C’est vrai que Seb l’imaginait depuis un petit moment ce « voyage » en vélo-ski en Vanoise et que Vincent attendait de pied roue ferme le bon créneau ; c’est vrai aussi que ça avait une certaine allure leur petite promenade de santé, avec un petit côté de « grand-n’importe-quoi » parfaitement maîtrisé… J’dis ça, j’dis rien, car je suis un peu jalouse de ne pas avoir pu être des leurs !

Mais tout de même, l’absence de neige et la nostalgie du Grand Blanc, ne nous dépriment pas au point de regarder en boucle les (quelques…) sorties à ski de l’an dernier ?

Alors, quoi ?

Réponse le 20 janvier prochain, à 19h, à l’Hôtel de Ville de Grenoble.

Et deuxième indice : les Krumph, Nico, et TSAGA au complet (à l’insu de leur plein gré !) sont également conviés lors de cette soirée.

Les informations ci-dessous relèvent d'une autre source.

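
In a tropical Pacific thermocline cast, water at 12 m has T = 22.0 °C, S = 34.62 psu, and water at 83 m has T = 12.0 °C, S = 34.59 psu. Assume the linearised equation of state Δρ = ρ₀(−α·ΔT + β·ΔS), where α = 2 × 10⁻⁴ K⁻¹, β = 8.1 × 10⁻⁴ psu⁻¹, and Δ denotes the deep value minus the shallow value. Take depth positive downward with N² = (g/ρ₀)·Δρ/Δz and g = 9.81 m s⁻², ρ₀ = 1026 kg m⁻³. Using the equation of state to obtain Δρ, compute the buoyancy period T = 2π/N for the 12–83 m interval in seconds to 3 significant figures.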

Mais pourquoi donc eux aussi ?!

En attendant, quelques images de deux ou trois séquences extraites du montage vidéo, de 5 min, de cette sortie en Vanoise :

Le lundi au soleil…

… on rend visite aux Italiens à la Grande Casse !

Itinéraire suivi : montée par le Couloir des Italiens de la face nord et descente par les Grands Couloirs de la voie normale.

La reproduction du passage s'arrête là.